Certain other projects have done extraordinarily well for themselves, too. Apache, Firefox, Wireshark, Gimp, OpenSSL... A whole desktop OS though.. I dunno. I can't even remember how many "this will be the year of the Linux desktop" claims I've seen, and there are SO MANY reasons why that never came to pass.

Ironically, the model is changing in a way that could completely shuffle the deck. Microsoft are adapting to it somewhat, and stand to do well for themselves if they're agile enough. OTOH, it could also break them. Namely -- the move to the cloud. The desktop OS is becoming less and less relevant now, as user interaction moves from PCs to a myriad of devices.

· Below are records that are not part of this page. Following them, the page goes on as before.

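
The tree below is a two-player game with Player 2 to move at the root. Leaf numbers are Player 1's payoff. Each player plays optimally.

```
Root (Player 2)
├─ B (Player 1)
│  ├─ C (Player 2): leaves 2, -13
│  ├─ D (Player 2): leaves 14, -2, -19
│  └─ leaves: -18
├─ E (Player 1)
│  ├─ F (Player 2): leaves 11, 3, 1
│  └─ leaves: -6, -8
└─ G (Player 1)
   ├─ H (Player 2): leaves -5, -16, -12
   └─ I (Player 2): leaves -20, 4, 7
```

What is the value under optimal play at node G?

H: min(-5, -16, -12) = -16
I: min(-20, 4, 7) = -20
G: max(-16, -20) = -16

-16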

Android and IOS own the market there, and it's just expected to be able to consume services from those platforms. Windows' relevance is thus linked to a paradigm that is still solid now, but will the workforce be bound to a desk in a decade? Some, yes, absolutely. But probably not so many as today. MS's response to this has been a strong push to services -- Azure, O365, business intelligence, collaboration, unified communications. All of this fits the subscription model fairly well.

Again, that begs the question.... what happens to Windows? It's not really their flagship anymore. It's still important, but less and less all the time. The OS will be a commodity soon, as will the browser (which I think MS already learned.) Maybe in 2030, what's left of the PC market will be running Android. Or maybe Intel will step up and decide it needs to provide a reference software platform for its integrators.

Hm, this has gone a wee bit off topic. Apologies if this isn't interesting to anyone else.